Pilar Manjón me emocionó con su intervención en el Parlamento español. Su testimonio sobrecogía. Era como una isla política de grandeza, generosidad y claridad en medio de un inmenso océano de cicatería, egoísmo y mediocridad política. Durante unos minutos el tiempo se detuvo. Sobre todo, el tiempo de la política ordinaria. Y desde luego el tiempo de la ordinariez en la política. Hablaba en nombre de las víctimas pero también hablaba en nombre de amplios sectores de la sociedad civil. Y pronunció uno de los discursos políticos más profundos que se han hecho en el Parlamento español. En el lugar adecuado. Con profundidad y con respeto. El mismo respeto que ella reclamaba a su vez a los representantes del pueblo para con su propio pueblo. Porque de eso hablaba Pilar Manjón; de pueblo, de representantes, de política y de democracia. Ni más, ni menos.

Fueron minutos importantes. Fue el día en el que una ciudadana hizo bajar la mirada a los representantes de la política oficial. Les miró a los ojos y muchos no pudieron aguantarle la mirada.
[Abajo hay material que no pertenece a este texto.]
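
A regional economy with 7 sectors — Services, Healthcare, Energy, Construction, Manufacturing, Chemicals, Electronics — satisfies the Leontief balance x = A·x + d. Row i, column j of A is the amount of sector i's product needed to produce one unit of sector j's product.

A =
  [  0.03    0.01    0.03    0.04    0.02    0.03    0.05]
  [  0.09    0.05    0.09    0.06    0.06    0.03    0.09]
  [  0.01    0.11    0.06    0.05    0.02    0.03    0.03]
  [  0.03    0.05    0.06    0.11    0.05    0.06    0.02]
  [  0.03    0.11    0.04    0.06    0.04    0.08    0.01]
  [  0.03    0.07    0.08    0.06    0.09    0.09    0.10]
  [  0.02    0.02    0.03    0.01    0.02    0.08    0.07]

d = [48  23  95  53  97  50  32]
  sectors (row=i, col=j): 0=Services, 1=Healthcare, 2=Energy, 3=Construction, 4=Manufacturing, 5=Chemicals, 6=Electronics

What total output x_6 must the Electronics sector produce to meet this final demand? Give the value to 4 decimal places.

53.2263

Form M = I − A:
  [  0.97   -0.01   -0.03   -0.04   -0.02   -0.03   -0.05]
  [ -0.09    0.95   -0.09   -0.06   -0.06   -0.03   -0.09]
  [ -0.01   -0.11    0.94   -0.05   -0.02   -0.03   -0.03]
  [ -0.03   -0.05   -0.06    0.89   -0.05   -0.06   -0.02]
  [ -0.03   -0.11   -0.04   -0.06    0.96   -0.08   -0.01]
  [ -0.03   -0.07   -0.08   -0.06   -0.09    0.91   -0.10]
  [ -0.02   -0.02   -0.03   -0.01   -0.02   -0.08    0.93]
Leontief inverse L = M⁻¹:
  [  1.0398    0.0284    0.0474    0.0576    0.0335    0.0494    0.0671]
  [  0.1131    1.0917    0.1280    0.0979    0.0875    0.0692    0.1263]
  [  0.0311    0.1413    1.0919    0.0796    0.0428    0.0559    0.0587]
  [  0.0512    0.0894    0.0966    1.1496    0.0785    0.0949    0.0503]
  [  0.0551    0.1481    0.0788    0.0972    1.0704    0.1138    0.0457]
  [  0.0581    0.1226    0.1274    0.1051    0.1269    1.1399    0.1453]
  [  0.0325    0.0433    0.0527    0.0294    0.0388    0.1059    1.0953]
Total output x = L · d:
  x_0 = 1.0398·48 + 0.0284·23 + 0.0474·95 + 0.0576·53 + 0.0335·97 + 0.0494·50 + 0.0671·32 = 65.9790
  x_1 = 0.1131·48 + 1.0917·23 + 0.1280·95 + 0.0979·53 + 0.0875·97 + 0.0692·50 + 0.1263·32 = 63.8714
  x_2 = 0.0311·48 + 0.1413·23 + 1.0919·95 + 0.0796·53 + 0.0428·97 + 0.0559·50 + 0.0587·32 = 121.5133
  x_3 = 0.0512·48 + 0.0894·23 + 0.0966·95 + 1.1496·53 + 0.0785·97 + 0.0949·50 + 0.0503·32 = 88.5911
  x_4 = 0.0551·48 + 0.1481·23 + 0.0788·95 + 0.0972·53 + 1.0704·97 + 0.1138·50 + 0.0457·32 = 129.6792
  x_5 = 0.0581·48 + 0.1226·23 + 0.1274·95 + 0.1051·53 + 0.1269·97 + 1.1399·50 + 0.1453·32 = 97.2315
  x_6 = 0.0325·48 + 0.0433·23 + 0.0527·95 + 0.0294·53 + 0.0388·97 + 0.1059·50 + 1.0953·32 = 53.2263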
Su limpia mirada, empañada en lágrimas, se alzaba por encima de nuestros representantes y traspasaba los muros del Parlamento para llegar a nuestros rincones más íntimos. Cuando menos durante esos minutos el centro del discurso político lo simbolizaba una ciudadana. La política, la auténtica reflexión política que esperaban millones de ciudadanos vino de la mano de una ciudadana que hablaba a sus representantes. La periferia ese día era la política oficial. Sus representantes se iban empequeñeciendo a medida que ella desgranaba sus argumentos.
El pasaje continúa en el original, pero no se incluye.